Ben rulet oynamaktan çok çabuk sıkılıyordum çünkü şansa dayalı oyunları değil, zekaya dayalı oyunları seviyordum. İnsanın şansının her zaman yaver gitmediğini en iyi bilen insanlardan biriydim; günün birinde, bana gelme ihtimali yüzde elli olan maça kızı Bora'ya gitmişti. Üstelik, şimdi çok iyi bildiğim üzere, o masaya defalarca otursak ve şansımızı denesek, her ne kadar yüzde elli ihtimalle kazanabilecek olsam da hiçbir zaman kazanamazdım çünkü nedenini anlamadığım bir şekilde, maça kızının her zaman Bora'ya geldiği rivayet ediliyordu. Şimdi olduğu gibi.

Bora, elindeki maça kızı ve kupa kızını açtığında kare yapmış ve bu eli de kazanmıştı.

Bat yenilenlerden birisi olmasına rağmen üzülmüyor, aksine çok keyif alıyordu. Belki de Kara ile aynı masaya oturabilmenin şerefine eriştiğinden, geçirdiği her bir dakikanın tadını çıkartmak ona yeterli geliyordu.

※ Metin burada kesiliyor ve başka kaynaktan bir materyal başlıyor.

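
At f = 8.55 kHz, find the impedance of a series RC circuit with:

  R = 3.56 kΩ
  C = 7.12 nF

Step 1 — Angular frequency: ω = 2π·f = 2π·8550 = 5.372e+04 rad/s.
Step 2 — Component impedances:
  R: Z = R = 3560 Ω
  C: Z = 1/(jωC) = -j/(ω·C) = 0 - j2614 Ω
Step 3 — Series combination: Z_total = R + C = 3560 - j2614 Ω = 4417∠-36.3° Ω.

Z = 3560 - j2614 Ω = 4417∠-36.3° Ω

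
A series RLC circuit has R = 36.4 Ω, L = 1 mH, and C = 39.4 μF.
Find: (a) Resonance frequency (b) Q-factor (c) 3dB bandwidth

Step 1 — Resonance condition Im(Z)=0 gives ω₀ = 1/√(LC).
Step 2 — ω₀ = 1/√(0.001·3.94e-05) = 5038 rad/s.
Step 3 — f₀ = ω₀/(2π) = 801.8 Hz.
Step 4 — Series Q: Q = ω₀L/R = 5038·0.001/36.4 = 0.1384.
Step 5 — 3dB bandwidth: Δω = ω₀/Q = 3.64e+04 rad/s; BW = Δω/(2π) = 5793 Hz.

(a) f₀ = 801.8 Hz  (b) Q = 0.1384  (c) BW = 5793 Hz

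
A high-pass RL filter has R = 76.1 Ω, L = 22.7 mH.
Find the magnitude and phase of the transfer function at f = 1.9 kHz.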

Her ne kadar bu kumarhaneye bugün benim için gelmiş olsak da, benim canım oynamak istememişti çünkü benim için yeterli olan spor ayakkabılarım, mini kot şortum ve siyah büstiyerimle buraya girebilmekti. 1 Mart 2018'de, kıyafetlerimi beğenmediği için beni buraya almayan kapıdaki görevli muhtemelen beni tanımamıştı fakat bugün, kıyafetlerimden ziyade, başka bir forsum vardı: Kara'nın karısıydım.

Hoş ben zaten artık, Monte Carlo'daki büyük masanın da üyesiydim.

Bora hafif çaprazında kalarak Bat'in yanında oturduğum için, sık sık beni gözleriyle kontrol ediyor, iyi olduğumdan veya sıkılmadığımdan emin olmak istiyordu. Her defasında ona gülümseyerek karşılık veriyordum çünkü gülümsememe olan ihtiyacının farkındaydım. Bu sabah Begüm'ü, Demir'i, Asya'yı, Eren'i, Can'ı ve en önemlisi Gökhan'ı Paris'e uğurlamıştı ve bu uğurlama, bir çeşit Gökhan'la vedasıydı. Ve vedalaşmamak üzere anlaşmışlar gibi, birbirlerine sadece "Eyvallah" demeyi uygun bulmuşlardı. Hayat ne getirirdi bilinmez, kalbimde boy gösteren zonklama Gökhan gittiğinden beri dinmiyordu.

Bora'nın kafası Çıfıt Çarşısı gibi olmalıydı fakat bunu dışarıdan bakan birisinin anlamasına izin vermiyordu. Tek başına kalmakla alakalı ne düşünüyordu, OCTO'nun varlığı ona ne kadar yetecekti, yanında kalan adamlarından hangisini kendine daha yakın olması için seçecekti bilmiyordum ama deli gibi merak ediyordum. Belki de saatlerce konuşmamız gerekiyordu ama bir yandan da henüz konuşmak istemediğini fark edebiliyordum.

Yalnızca onun değil, benim de konuşmak istemediklerim vardı. Ne kadar olduğunu bilmediğim bir süre sonra Bora, Levent Duman'la görüşecekti ve yanında Hande de olacaktı. Konunun Mehmet Şahindağ olduğunu ve Levent Duman'ı kendi tarafına çekeceğini anlamıştım fakat Hande'nin adını duyduğum gibi, bu konuyla ilgilenmediğimi söylemiştim. Yaptığı plan yalnızca Bora'yı ilgilendirirdi ve benim, her planın içinde olmama gerek yoktu.